Tirar fuori dal cuore e mettere su prosa, poesia, foto e video le emozioni recentemente vissute a causa degli eventi legati al ciclone Harry, alla frana di Niscemi e più in generale alla resilienza dei siciliani rispetto alla forza della natura. È questa l’idea proposta dall’Osservatorio dei Beni Culturali dell’Unione dei Comuni delle Valli Joniche dei Peloritani per il IV concorso letterario, che sarà curato dallo stesso Osservatorio.
“Il Concorso vuole sollecitare la riflessione individuale sulla tematica del Ciclone Harry e sul comportamento dei cittadini con particolare riferimento al nostro territorio”, recita l’avviso già pubblicato sul sito dell’Unione, dove è reperibile anche il bando https://www.servizipubblicaamministrazione.it/servizi/saturnweb/Dettaglio.aspx?Pub=91&Tipo=21&CE=ucvlljnchplrtn1667.
Ci sarà tempo per partecipare fino al 4 maggio (invio a segreteriaunionecomuni@virgilio.it), per partecipare nelle varie sezioni dedicate sia agli adulti che agli under 18, singolarmente o in gruppi classe. La sezione video (di non oltre due minuti) è invece riservata soltanto ai gruppi classe. I racconti non devono superare le 6000 battute. I premi consisteranno, come gli anni scorsi in buoni acquisto libri, biglietti teatrali e Cinematografiche.

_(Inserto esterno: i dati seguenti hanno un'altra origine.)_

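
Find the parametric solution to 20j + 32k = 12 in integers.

Step 1: Compute gcd(20, 32) = 4.
Since 4 divides 12, solutions exist.

Step 2: Find a particular solution using extended Euclidean algorithm.
We get j₀ = -9, k₀ = 6.
Check: 20*-9 + 32*6 = 12 = 12 ✓

Step 3: Write the general solution.
j = -9 + (32/4)t = -9 + 8t
k = 6 - (20/4)t = 6 - 5t
for any integer t.

j = -9 + 8t, k = 6 - 5t for integer t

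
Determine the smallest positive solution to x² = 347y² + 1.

We seek the smallest positive integers (x, y) with x² - 347y² = 1, i.e., x² = 347y² + 1.
Try successive y values:
y = 1: x² = 347·1² + 1 = 348, not a perfect square
y = 2: x² = 347·2² + 1 = 1389, not a perfect square
y = 3: x² = 347·3² + 1 = 3124, not a perfect square
... continuing the search (or via continued fractions) ...
y = 34443: x² = 347·34443² + 1 = 411653126404, x = 641602 ✓

Verify: 641602² - 347·34443² = 411653126404 - 411653126403 = 1 ✓

x = 641602, y = 34443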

Dopo Verga, Dante e “luoghi episodi e personaggi” delle tre precedenti edizioni, il premio letterario dell’Unione lancia questa nuova sfida. Un evento fortemente voluto da Antonina Foti, presidente dell’Osservatorio dei beni culturali, che proprio in queste settimane ha modificato la sua composizione. Come si ricorderà, l’organo consultivo dell’Unione è nato sulla base di un protocollo tra Unione dei Comuni e Archeoclub Area Jonica Messina. Ne fanno parte i presidenti dei due sodalizi (Matteo Francilia e Ketty Tamà), il presidente del consiglio dell’Unione (Noemi Palella), tre membri Archeoclub (Antonina Foti, Massimo Caminiti e Antonio Restifo) e tre consiglieri dell’Unione (Emanuela Triolo, Dario Caminiti e Nino Bartolotta).